Simply put, effective listening requires you to slow down. You have to drown out the million other thoughts in your head and focus intently on the person speaking, what they are saying and how they’re saying it. Now, I’ll be the first to admit, I’m not sure I’d want my husband evaluating me on my listening skills at home. (That’s an entirely separate blog post!) But in the workplace, listening is one of the most important soft skills you can possess. It illustrates respect for your colleagues while helping to reduce conflicts and increase understanding.
To illustrate why listening can be a challenge, here are a few notable stats from an infographic by Get In Front Communications:
- We listen at a rate of 125 to 250 words per minute, but think at a rate of 1,000 to 3,000 words per minute.
- Less than 2 percent of people have had any formal training in effective listening.

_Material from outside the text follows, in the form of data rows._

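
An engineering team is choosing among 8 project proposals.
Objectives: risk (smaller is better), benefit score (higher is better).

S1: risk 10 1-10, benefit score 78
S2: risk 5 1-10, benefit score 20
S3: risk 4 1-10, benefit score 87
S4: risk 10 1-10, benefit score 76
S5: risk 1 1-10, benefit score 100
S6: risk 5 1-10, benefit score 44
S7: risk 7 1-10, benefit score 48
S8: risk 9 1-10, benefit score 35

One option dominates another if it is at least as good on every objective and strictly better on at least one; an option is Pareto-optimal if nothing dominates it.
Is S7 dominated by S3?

Yes

S3 vs S7: risk 4≤7, benefit score 87≥48 — S3 is at least as good on every objective with at least one strict improvement.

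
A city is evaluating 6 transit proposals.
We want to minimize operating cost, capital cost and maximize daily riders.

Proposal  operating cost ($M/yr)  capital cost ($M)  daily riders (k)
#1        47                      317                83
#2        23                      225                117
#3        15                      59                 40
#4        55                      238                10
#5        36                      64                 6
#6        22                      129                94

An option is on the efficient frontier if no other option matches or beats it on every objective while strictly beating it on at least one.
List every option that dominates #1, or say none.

#2: operating cost 23≤47, capital cost 225≤317, daily riders 117≥83 — dominates #1.
#6: operating cost 22≤47, capital cost 129≤317, daily riders 94≥83 — dominates #1.
Others (#3, #4, #5) are each worse than #1 on at least one objective.

#2, #6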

- Words are processed by our short-term memory, where we can retain only about seven pieces of information at a time.
Listening tips to further your career
So now you recognize the importance of being an effective listener at work — and why it can be difficult to achieve that goal. What’s next? Below are a few tips that can help you enhance your listening skills. I also asked Karin Katselis, branch manager of The Creative Group in San Francisco, for her suggestions, based on her work with employers and job seekers in the Bay Area.
- Stop multitasking. Oftentimes, we are listening while typing, reading, looking elsewhere or even listening to someone else. The first step to effective listening is to stop trying to listen while doing something else. “The person speaking has something to say, and they deserve your full attention at this moment,” said Katselis. “Give them the respect of your undivided attention.”

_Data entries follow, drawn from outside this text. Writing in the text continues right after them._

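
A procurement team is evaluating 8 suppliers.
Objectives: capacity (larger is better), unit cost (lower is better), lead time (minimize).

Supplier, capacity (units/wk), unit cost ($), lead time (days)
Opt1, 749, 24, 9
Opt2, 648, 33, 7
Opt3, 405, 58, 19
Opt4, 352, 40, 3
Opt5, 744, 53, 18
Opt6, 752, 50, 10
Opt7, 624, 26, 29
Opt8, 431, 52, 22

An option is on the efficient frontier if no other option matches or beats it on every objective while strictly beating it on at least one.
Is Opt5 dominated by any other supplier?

Opt1 vs Opt5: capacity 749≥744, unit cost 24≤53, lead time 9≤18 — Opt1 is at least as good on every objective and strictly better on at least one, so Opt1 dominates Opt5.

Yes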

- Focus on the speaker. This includes facing the speaker, making and maintaining eye contact, and watching the speaker’s body language. According to the aforementioned study, 55 percent of the meaning in our words is derived from facial expressions, 38 percent is in how the words are said and 7 percent is derived from the actual words spoken. You will glean much more by focusing on not just the words spoken, but on the person as a whole.

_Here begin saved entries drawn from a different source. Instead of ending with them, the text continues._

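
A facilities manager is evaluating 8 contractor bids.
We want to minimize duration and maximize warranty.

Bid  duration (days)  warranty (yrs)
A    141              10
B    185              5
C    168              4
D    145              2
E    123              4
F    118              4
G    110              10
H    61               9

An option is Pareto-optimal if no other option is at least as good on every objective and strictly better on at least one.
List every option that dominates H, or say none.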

- Resist the urge to think about your response. With our brains hardwired to think at the rate of 1,000 to 3,000 words per minute, this may be the most difficult guideline to put into practice. “Many times, we stop listening after the first sentence and start crafting our response, so we’re not truly getting the full picture,” said Katselis. “Or we don’t realize that the speaker isn’t asking for a solution – they’re looking for a different type of feedback.” Make a conscious effort to clear your mind and completely focus on the message – before you start formulating what you’ll say next.
- Ask questions. Even if you think you understand the situation completely, try to ask a question to clarify a point or obtain further details. This will go a long way in building credibility with the speaker and help show your genuine interest.
Improving your effective listening skills can lead to fewer errors in the workplace, greater understanding between colleagues and fewer office conflicts. If you can make it your goal to implement even just one or two of the above tips, it will go a long way to furthering your professional relationships and broadening your career horizons.